The device is removable, Musk said, and he showed off another pig, Dorothy, whom he claimed had had one of the devices implanted and subsequently removed. He said, “What Dorothy illustrates is that you can put in the Neuralink, remove it, and be healthy, happy, and indistinguishable from a normal pig.”

While most of the near-term practical applications of wireless brain-machine interfaces are medical, Musk has also expressed a desire that such devices could help human intelligence compete with artificial intelligence, which he considers an “existential threat.”

At the event, the entrepreneur made a number of outsize claims about the potential capabilities of the technology, including that it could be used to summon a Tesla, play video games, or allow a person with a severed spinal cord to walk again.

Musk did not present any scientific data to support his claims about the pigs or the devices. Neuralink has raised more than $150m in funding, including $100m from Musk himself.
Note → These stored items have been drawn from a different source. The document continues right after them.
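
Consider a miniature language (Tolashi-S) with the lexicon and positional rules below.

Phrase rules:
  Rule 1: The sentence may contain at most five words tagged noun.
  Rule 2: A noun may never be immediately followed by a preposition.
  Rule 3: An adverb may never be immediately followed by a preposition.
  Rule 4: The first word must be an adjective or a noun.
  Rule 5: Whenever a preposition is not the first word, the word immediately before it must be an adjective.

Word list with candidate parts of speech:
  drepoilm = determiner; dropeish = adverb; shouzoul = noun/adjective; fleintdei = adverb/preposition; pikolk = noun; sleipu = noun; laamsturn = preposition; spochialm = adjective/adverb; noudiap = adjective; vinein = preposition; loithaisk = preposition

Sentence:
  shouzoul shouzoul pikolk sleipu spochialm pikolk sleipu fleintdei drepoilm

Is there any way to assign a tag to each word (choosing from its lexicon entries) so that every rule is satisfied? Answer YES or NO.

YES

Candidates per position — 1:shouzoul {noun,adjective}; 2:shouzoul {noun,adjective}; 3:pikolk {noun}; 4:sleipu {noun}; 5:spochialm {adjective,adverb}; 6:pikolk {noun}; 7:sleipu {noun}; 8:fleintdei {adverb,preposition}; 9:drepoilm {determiner}.
One satisfying assignment: noun adjective noun noun adverb noun noun adverb determiner.
Verifying each rule — rule 1 ✓; rule 2 ✓; rule 3 ✓; rule 4 ✓; rule 5 ✓.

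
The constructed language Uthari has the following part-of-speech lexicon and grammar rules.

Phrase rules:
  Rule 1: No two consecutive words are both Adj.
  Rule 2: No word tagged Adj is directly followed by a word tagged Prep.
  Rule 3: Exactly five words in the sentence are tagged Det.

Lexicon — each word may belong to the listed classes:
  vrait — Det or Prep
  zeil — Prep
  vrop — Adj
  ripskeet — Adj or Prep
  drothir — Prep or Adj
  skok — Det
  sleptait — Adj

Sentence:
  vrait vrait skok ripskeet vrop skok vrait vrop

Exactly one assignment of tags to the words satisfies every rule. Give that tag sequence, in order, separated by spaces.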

Musk said that the company employs roughly 100 people, but could soon expand to 10,000.

Musk also said that Neuralink had achieved FDA Breakthrough Device designation in July, a program that can help expedite the regulatory process for products “that provide for more effective treatment or diagnosis of life-threatening or irreversibly debilitating diseases or conditions”. Such a designation does not mean the device is approved by the FDA.

Neuroscience experts say that while Neuralink’s mission to read and stimulate brain activity in humans is feasible, the company’s timeline appears overly ambitious.